Немецкая карта. Тайная игра секретных служб (Комосса) - страница 4

Конрад Аденауэр пообещал написать такое письмо, и согласие благодаря этому было достигнуто. Де–факто же Конрад Аденауэр, дав такое обещание советскому руководству, отступил от доктрины Хальштейна в обмен на освобождение 9626 немецких военнопленных из лагерей Советского Союза. Доктрина Хальштейна, опираясь на Основной закон, выражала требование федерального правительства единолично представлять интересы всей Германии в соответствии с нормами международного права. Цель этой доктрины заключалась в международной изоляции ГДР, то есть в недопущении ее признания государствами, не входящими в Восточный блок. Согласно этой доктрине, федеральное правительство не имело права устанавливать или поддерживать отношения на основе международного права с какими бы то ни было, за исключением СССР, странами, признавшими ее на дипломатическом уровне. Так, следуя этому принципу, Федеративная Республика после 1957  г. разорвала дипломатические отношения с Югославией, а в 1963  г. и с Кубой. Официально от доктрины Хальштейна в ходе осуществления новой политики в отношении германского вопроса и восточной политики лишь в 1973  г. отказался тогдашний Федеральный канцлер Вилли Брандт.

Для Советского Союза установление дипломатических отношений с Федеративной Республикой было настолько важным делом, что они тут же приостановили разработку плана по похищению главы Федеральной разведывательной службы (BND) Рейнхарда Гелена.

Репатриация немецких военнопленных была первым случаем «торговли людьми» после окончания Второй мировой войны, за которым в дальнейшем последовали многие другие, осуществлявшиеся в рамках развития внутригерманских отношений.

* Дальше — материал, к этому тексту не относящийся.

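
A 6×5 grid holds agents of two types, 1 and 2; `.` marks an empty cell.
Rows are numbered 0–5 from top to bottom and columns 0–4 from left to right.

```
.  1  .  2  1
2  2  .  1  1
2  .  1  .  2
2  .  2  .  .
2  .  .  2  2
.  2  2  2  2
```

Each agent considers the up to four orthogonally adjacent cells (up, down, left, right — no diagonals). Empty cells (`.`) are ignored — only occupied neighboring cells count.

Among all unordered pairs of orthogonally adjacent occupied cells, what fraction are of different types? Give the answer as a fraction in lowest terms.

Scan each occupied cell's neighbors to the right and below so each pair is counted once.
From row 0: 3 unlike of 4 pairs (running 3/4).
From row 1: 1 unlike of 4 pairs (running 4/8).
From row 2: 1 unlike of 2 pairs (running 5/10).
From row 3: 0 unlike of 1 pairs (running 5/11).
From row 4: 0 unlike of 3 pairs (running 5/14).
From row 5: 0 unlike of 3 pairs (running 5/17).
Total adjacent occupied pairs: 17; unlike-type pairs: 5.
5/17 is already in lowest terms.

5/17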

Возвращение военнопленных на родину стоило той уступки, на которую пошел Конрад Аденауэр. За это мы должны быть ему вечно благодарны. Те немецкие военнопленные, что были отпущены домой в 1955  г., никогда не забывали об этой его заслуге.

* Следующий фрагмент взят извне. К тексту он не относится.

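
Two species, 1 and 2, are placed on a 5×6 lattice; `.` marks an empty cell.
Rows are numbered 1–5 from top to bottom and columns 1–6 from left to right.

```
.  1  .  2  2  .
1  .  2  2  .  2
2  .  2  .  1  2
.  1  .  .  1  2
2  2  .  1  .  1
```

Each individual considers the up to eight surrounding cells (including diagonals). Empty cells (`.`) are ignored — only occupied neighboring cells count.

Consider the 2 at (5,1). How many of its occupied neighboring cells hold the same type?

Occupied neighbors of (5,1): (4,2)=1, (5,2)=2.
Same type (2): 1 of 2.

1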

Осенью 1979  г. русский генерал Книрков, первый советский военный атташе в Федеративной Республике Германии, во время нашей первой с ним беседы в Бонне определенным образом намекал, что «письмо» тогда «было получено» и в конечном итоге привело к приглашению Конрада Аденауэра посетить Москву. Было ли это первым письмом, за которым потом по инициативе Булганина, возможно, последовало «настоящее», второе, подписанное Конрадом Аденауэром? Советское руководство испытывало тогда, с уходом Сталина, чувство неуверенности, тем не менее оно хотело прозондировать, какие намерения могли бы скрываться за этим весьма своеобразным письмом Булганину. Булганин, Хрущев, Маленков и Берия, тогдашний глава советской разведки, прочли это письмо — в этом я после беседы с Книрковым в Бонне совершенно уверен. Это письмо, вероятно, можно найти в каком–нибудь сейфе в подвалах КГБ, ныне именуемого ФСБ (Федеральная служба безопасности), в Москве. ФСБ располагается в том же здании, в каком располагался прежде КГБ, и живет и действует по тем же традициям. Письмо было написано от руки, а не напечатано на пишущей машинке с кириллической клавиатурой, как это можно было бы сделать сегодня; но для русских специалистов, которым пришлось его переводить, это не имело особого значения. Тут самое время заметить, что в русских канцеляриях вплоть до конца 50–х гг. рабочий процесс обеспечивался самыми примитивными техническими средствами. Русские готовились к осуществлению космического полета, приступили к строительству самых современных подводных лодок, привлекая для этой цели немецких офицеров–подводников, сидевших в лагерях военнопленных. Однако в областях, которые казались им гораздо менее важными, для них был характерен поистине умопомрачительный бюрократический примитивизм. При всем том во главу угла ставился итоговый результат. При такой постановке вопроса было совершенно не важно, достигался ли этот результат с помощью электрической пишущей машинки новейшего образца марки  IBM или же «детской арфы», если выражаться нашей уничижительной терминологией, принятой среди военнопленных. «Арфа» эта представляла собой не что иное, как счеты, на каких считали в детских садах, тем не менее, пусть со скрипом, она приводила «специалиста» к результатам, получаемым на удивление быстро. Но так ведь, как считали мы до 1945  г., невозможно выиграть войну! А вот и нет — выиграть было можно!